Players were flying from the first puck drop between the Toronto Six and Metropolitan Riveters, the opening game. It is a credit to the players, who have not played games since March, that the action was as crisp as it was on Day 1 of this two-week tournament. It may be different come next week, when the toll of back-to-back and four-in-five games start to make legs heavy.
“We try to compartmentalize it,” said Boston Pride coach Paul Mara, his team the favorite coming off a 23-1-0 season. “We’re concerned with us for the next 13 days, focusing on getting better. We have 27 periods of hockey. We want to improve from period 1 to period 27, and win.”
This has felt like a sprint for Tumminia, the former minor league baseball executive who assumed the commissioner’s chair from founder Dani Rylan Kearney in October. She brought a promoter’s touch from the baseball world, knowing that leagues don’t survive unless they draw both diehard fans and those looking for casual entertainment. She plays her post-pandemic plans for fan engagement close to the vest, but she’s excited about the possibilities.

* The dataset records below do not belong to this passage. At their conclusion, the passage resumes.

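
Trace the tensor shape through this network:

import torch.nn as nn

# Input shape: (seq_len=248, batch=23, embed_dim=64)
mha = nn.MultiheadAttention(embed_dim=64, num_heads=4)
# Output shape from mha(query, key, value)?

Input shape: (248, 23, 64)
Output shape: (248, 23, 64)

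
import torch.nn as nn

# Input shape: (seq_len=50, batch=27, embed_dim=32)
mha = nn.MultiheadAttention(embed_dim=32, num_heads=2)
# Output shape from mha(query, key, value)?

Input shape: (50, 27, 32)
Output shape: (50, 27, 32)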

Tumminia has been working on securing independent ownership for four of the six teams — the Buffalo Beauts, Connecticut Whale, Minnesota Whitecaps, and the Riveters. Currently, Boston and Toronto are the only independently owned teams. Since its inception in 2015, the league operated under a single-entity model, with shareholders controlling a group of teams. It may not be a coincidence that the Pride, owned by Sherborn venture capitalist Miles Arnone since 2019, are arguably the league’s best team.
“If you look at Warrior Arena, last year especially, we sold out that rink almost every game,” Mara said. “People come and have a great experience. They sit down, have a craft beer and watch some talented women.”
This coming week, fans can watch on Twitch.tv and NBC Sports Network, which will carry the Isobel Cup semifinals and final, the first time a pro women’s hockey league has been televised coast-to-coast. This was birthed in the fall, when Tumminia began shaping what the NWHL’s sixth season would look like in a pandemic, and how to sell it. The long-term goals: enough sponsorship to pay players salaries that allow them to be full-time hockey players, not pro hockey players with day jobs.
“We’ll get there,” she promised, adding that “it’s going to take time.”
Soon after taking over, Tumminia connected with Paul Wylie, the director of sport for the New York State Olympic Regional Development Authority. As he showed her the facilities on a socially distant guided tour, her idea of a game or two in this idyllic winter sports setting became a full-on bubble, with teams testing constantly, staying in separate hotels along the frozen lake, isolating from the public.
“This is the place we wanted to be,” Tumminia said. “It would have to happen here, because of the narrative: being the first pro women’s league to compete for a championship cup at this historic setting, at the 1980 rink.” To see how far the women’s game has advanced since then, she said, was the pitch to media companies. NBC opted in. Will major networks sign on for Season 7? To be determined.
“What I’m thrilled about is we were able to pull together these athletes and give them a chance to showcase their hard work, so they don’t have to lay off a year,” said Wylie, the 1992 Olympic silver medalist figure skater. “They don’t have to look back and say, ‘That was the year I was in my prime, I wish I had been able to play.’
“For Lake Placid, it’s a huge win. We get a chance to do what we do best, which is host world-class athletes. And be part of a golden moment for women’s hockey.”